Lana finds a paint bucket and turns it over to sit. She opens her box and cringes at the creepy dolls inside, quickly closing it and pushing it to the side. She points at it with disgust.

“That'll be the ‘for sale’ pile.”

Lana stands up and selects two more boxes, one for me and one for her. She kicks another paint bucket over to me, and I place it right next to hers. Sitting, I open my box’s flaps and find it full of old shoe boxes with loose pictures inside.

I pick up a stack and begin shuffling through them, as if I know any of the people in them. It’s still fascinating. Nowadays, photos are mainly digital. Growing up, my parents had few physical pictures of me—only ones that were professionally taken like headshots or photos from set.

I don’t even have pictures of my parents. Not that I’d want to see my abusive father’s face. But my mother . . . I hate to admit that sometimes I forget what she looks like. Entirely my fault since my visits with her are becoming few and far between.

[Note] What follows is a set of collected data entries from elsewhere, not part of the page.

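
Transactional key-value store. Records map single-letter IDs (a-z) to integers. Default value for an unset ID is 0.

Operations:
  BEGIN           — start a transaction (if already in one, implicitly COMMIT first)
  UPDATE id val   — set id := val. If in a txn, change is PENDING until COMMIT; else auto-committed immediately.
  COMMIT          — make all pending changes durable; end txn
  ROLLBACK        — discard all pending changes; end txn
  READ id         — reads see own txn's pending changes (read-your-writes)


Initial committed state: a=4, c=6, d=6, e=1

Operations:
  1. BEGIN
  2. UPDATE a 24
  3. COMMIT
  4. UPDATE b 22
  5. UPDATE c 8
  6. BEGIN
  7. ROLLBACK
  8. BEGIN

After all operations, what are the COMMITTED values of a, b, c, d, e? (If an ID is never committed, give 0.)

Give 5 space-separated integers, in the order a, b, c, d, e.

Initial committed: {a=4, c=6, d=6, e=1}
Op 1: BEGIN: in_txn=True, pending={}
Op 2: UPDATE a=24 (pending; pending now {a=24})
Op 3: COMMIT: merged ['a'] into committed; committed now {a=24, c=6, d=6, e=1}
Op 4: UPDATE b=22 (auto-commit; committed b=22)
Op 5: UPDATE c=8 (auto-commit; committed c=8)
Op 6: BEGIN: in_txn=True, pending={}
Op 7: ROLLBACK: discarded pending []; in_txn=False
Op 8: BEGIN: in_txn=True, pending={}
Final committed: {a=24, b=22, c=8, d=6, e=1}

Answer: 24 22 8 6 1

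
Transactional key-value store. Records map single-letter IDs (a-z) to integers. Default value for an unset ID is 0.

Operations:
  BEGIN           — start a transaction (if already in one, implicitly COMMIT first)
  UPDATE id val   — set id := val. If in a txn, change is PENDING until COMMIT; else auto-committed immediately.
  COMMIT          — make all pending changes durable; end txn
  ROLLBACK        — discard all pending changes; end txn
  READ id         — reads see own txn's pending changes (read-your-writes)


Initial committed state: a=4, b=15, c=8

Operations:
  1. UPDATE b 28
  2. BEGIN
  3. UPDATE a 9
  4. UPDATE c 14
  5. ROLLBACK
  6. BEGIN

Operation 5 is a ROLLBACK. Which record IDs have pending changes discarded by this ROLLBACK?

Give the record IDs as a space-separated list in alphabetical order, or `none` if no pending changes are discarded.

Initial committed: {a=4, b=15, c=8}
Op 1: UPDATE b=28 (auto-commit; committed b=28)
Op 2: BEGIN: in_txn=True, pending={}
Op 3: UPDATE a=9 (pending; pending now {a=9})
Op 4: UPDATE c=14 (pending; pending now {a=9, c=14})
Op 5: ROLLBACK: discarded pending ['a', 'c']; in_txn=False
Op 6: BEGIN: in_txn=True, pending={}
ROLLBACK at op 5 discards: ['a', 'c']

Answer: a c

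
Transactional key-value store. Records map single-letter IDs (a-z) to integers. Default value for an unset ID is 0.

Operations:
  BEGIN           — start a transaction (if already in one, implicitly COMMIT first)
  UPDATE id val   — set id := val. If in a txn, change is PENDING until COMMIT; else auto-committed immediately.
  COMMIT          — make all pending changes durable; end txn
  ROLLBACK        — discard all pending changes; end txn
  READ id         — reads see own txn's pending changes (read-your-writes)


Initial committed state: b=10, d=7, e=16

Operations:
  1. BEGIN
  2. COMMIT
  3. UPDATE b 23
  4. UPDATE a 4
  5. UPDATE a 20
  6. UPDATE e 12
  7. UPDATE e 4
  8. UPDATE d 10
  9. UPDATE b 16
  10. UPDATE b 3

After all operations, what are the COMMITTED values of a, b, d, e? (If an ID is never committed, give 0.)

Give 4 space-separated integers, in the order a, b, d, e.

Initial committed: {b=10, d=7, e=16}
Op 1: BEGIN: in_txn=True, pending={}
Op 2: COMMIT: merged [] into committed; committed now {b=10, d=7, e=16}
Op 3: UPDATE b=23 (auto-commit; committed b=23)
Op 4: UPDATE a=4 (auto-commit; committed a=4)
Op 5: UPDATE a=20 (auto-commit; committed a=20)
Op 6: UPDATE e=12 (auto-commit; committed e=12)
Op 7: UPDATE e=4 (auto-commit; committed e=4)
Op 8: UPDATE d=10 (auto-commit; committed d=10)
Op 9: UPDATE b=16 (auto-commit; committed b=16)
Op 10: UPDATE b=3 (auto-commit; committed b=3)
Final committed: {a=20, b=3, d=10, e=4}

Answer: 20 3 10 4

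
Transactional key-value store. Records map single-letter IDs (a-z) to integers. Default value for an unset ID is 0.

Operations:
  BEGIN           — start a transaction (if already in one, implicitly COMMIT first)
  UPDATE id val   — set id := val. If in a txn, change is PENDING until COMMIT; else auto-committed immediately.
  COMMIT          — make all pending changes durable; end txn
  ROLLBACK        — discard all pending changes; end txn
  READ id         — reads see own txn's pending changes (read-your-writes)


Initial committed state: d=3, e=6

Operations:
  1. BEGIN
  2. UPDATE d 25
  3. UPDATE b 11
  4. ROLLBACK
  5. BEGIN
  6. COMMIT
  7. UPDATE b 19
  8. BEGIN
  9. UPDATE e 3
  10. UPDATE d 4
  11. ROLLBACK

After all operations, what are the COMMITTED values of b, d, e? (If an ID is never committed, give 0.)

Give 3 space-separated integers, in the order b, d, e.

Initial committed: {d=3, e=6}
Op 1: BEGIN: in_txn=True, pending={}
Op 2: UPDATE d=25 (pending; pending now {d=25})
Op 3: UPDATE b=11 (pending; pending now {b=11, d=25})
Op 4: ROLLBACK: discarded pending ['b', 'd']; in_txn=False
Op 5: BEGIN: in_txn=True, pending={}
Op 6: COMMIT: merged [] into committed; committed now {d=3, e=6}
Op 7: UPDATE b=19 (auto-commit; committed b=19)
Op 8: BEGIN: in_txn=True, pending={}
Op 9: UPDATE e=3 (pending; pending now {e=3})
Op 10: UPDATE d=4 (pending; pending now {d=4, e=3})
Op 11: ROLLBACK: discarded pending ['d', 'e']; in_txn=False
Final committed: {b=19, d=3, e=6}

Answer: 19 3 6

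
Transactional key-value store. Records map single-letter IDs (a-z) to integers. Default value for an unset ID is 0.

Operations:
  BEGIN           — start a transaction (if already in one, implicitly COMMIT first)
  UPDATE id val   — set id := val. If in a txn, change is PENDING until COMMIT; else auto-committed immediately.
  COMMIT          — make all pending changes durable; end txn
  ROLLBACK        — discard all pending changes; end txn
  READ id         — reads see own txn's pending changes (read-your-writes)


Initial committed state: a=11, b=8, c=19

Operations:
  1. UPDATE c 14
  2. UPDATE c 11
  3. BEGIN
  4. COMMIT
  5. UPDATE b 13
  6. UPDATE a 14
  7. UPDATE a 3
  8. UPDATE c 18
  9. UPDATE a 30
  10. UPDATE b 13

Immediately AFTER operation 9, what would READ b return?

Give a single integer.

Answer: 13

Derivation:
Initial committed: {a=11, b=8, c=19}
Op 1: UPDATE c=14 (auto-commit; committed c=14)
Op 2: UPDATE c=11 (auto-commit; committed c=11)
Op 3: BEGIN: in_txn=True, pending={}
Op 4: COMMIT: merged [] into committed; committed now {a=11, b=8, c=11}
Op 5: UPDATE b=13 (auto-commit; committed b=13)
Op 6: UPDATE a=14 (auto-commit; committed a=14)
Op 7: UPDATE a=3 (auto-commit; committed a=3)
Op 8: UPDATE c=18 (auto-commit; committed c=18)
Op 9: UPDATE a=30 (auto-commit; committed a=30)
After op 9: visible(b) = 13 (pending={}, committed={a=30, b=13, c=18})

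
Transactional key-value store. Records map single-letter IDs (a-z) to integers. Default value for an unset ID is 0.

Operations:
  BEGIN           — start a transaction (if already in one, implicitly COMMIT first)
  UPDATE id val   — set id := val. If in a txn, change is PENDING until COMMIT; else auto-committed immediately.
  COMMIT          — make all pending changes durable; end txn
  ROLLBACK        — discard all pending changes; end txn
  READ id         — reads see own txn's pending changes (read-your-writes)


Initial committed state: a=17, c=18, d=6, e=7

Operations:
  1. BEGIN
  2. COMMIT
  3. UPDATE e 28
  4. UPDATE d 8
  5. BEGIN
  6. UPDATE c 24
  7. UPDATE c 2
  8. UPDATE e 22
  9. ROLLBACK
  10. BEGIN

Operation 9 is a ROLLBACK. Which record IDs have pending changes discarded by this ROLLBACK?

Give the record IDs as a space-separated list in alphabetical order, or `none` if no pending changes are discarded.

Answer: c e

Derivation:
Initial committed: {a=17, c=18, d=6, e=7}
Op 1: BEGIN: in_txn=True, pending={}
Op 2: COMMIT: merged [] into committed; committed now {a=17, c=18, d=6, e=7}
Op 3: UPDATE e=28 (auto-commit; committed e=28)
Op 4: UPDATE d=8 (auto-commit; committed d=8)
Op 5: BEGIN: in_txn=True, pending={}
Op 6: UPDATE c=24 (pending; pending now {c=24})
Op 7: UPDATE c=2 (pending; pending now {c=2})
Op 8: UPDATE e=22 (pending; pending now {c=2, e=22})
Op 9: ROLLBACK: discarded pending ['c', 'e']; in_txn=False
Op 10: BEGIN: in_txn=True, pending={}
ROLLBACK at op 9 discards: ['c', 'e']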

The quality of the shoebox pictures isn’t the best, but it makes it all that more interesting. Every smiling face is genuine. These candid moments frozen in time. Real moments—a man and a woman posing beside a now-classic car, children wearing bathing suits, dripping head to toe as they run out of a lake, a family huddled together at a campsite.

A family.

Something I don’t have. Both of my parents were only children and their parents died before I was born.

“My grandparents like you.”

Lana’s voice pulls my attention away from the captured memories, and I set the stack of pictures down to grab another. I have to clear my throat to chase away that tightening feeling that comes when I let my depressing life rattle me.

“Didn’t your grandfather threaten to shoot me?”

Lana laughs. Her beautiful laugh—loud and melodic. Almost as if she never laughs and forgets the sound of it, only to be surprised when something amuses her.

“That’s how we greet people here in the south.”

“It’s definitely not but okay.”

She pulls a book from her box and opens it, pretending to read but I see her peeking over the top at me. “What was your deal back there, anyway? It was like you grew a whole ‘nother personality around them.”

I shrug while flipping through pictures. “I’m not used to being around grandparents. Or parents. Or family. I was out of my element. I wasn’t sure how to act or behave around them.”

“Isn’t the whole point of you being an actor is to . . . I don’t know, pretend?”

I tilt my head. “You do realize actors have lives separate from movie sets, right? I may play pretend on the big screen but I'm a real human being with real human emotions and real human trauma.”

Lana scrunches her nose, regretting her words. “You’re right. Sorry. That was a bitchy thing to say.”

She goes back to sorting through the books and magazines in her box.

I should be used to talking about myself. I do it all the time with interviews on television and the red carpet, but this is different. Personal. I only give the public a glimpse into my personal life, but with Lana, I want her to know everything.

“I didn’t have much of a family growing up. I was basically left to fend for myself. My manager was more of a parent to me than my own father, and my mother, she . . .” I shake my head. “Yeah, so, it’s strange to see a family happy together, interacting, offering love and support . . . to see what it could have been like for me. I don’t know. I’m messed up.”

Lana frowns. “I’m so sorry, Mylan. I had no idea.”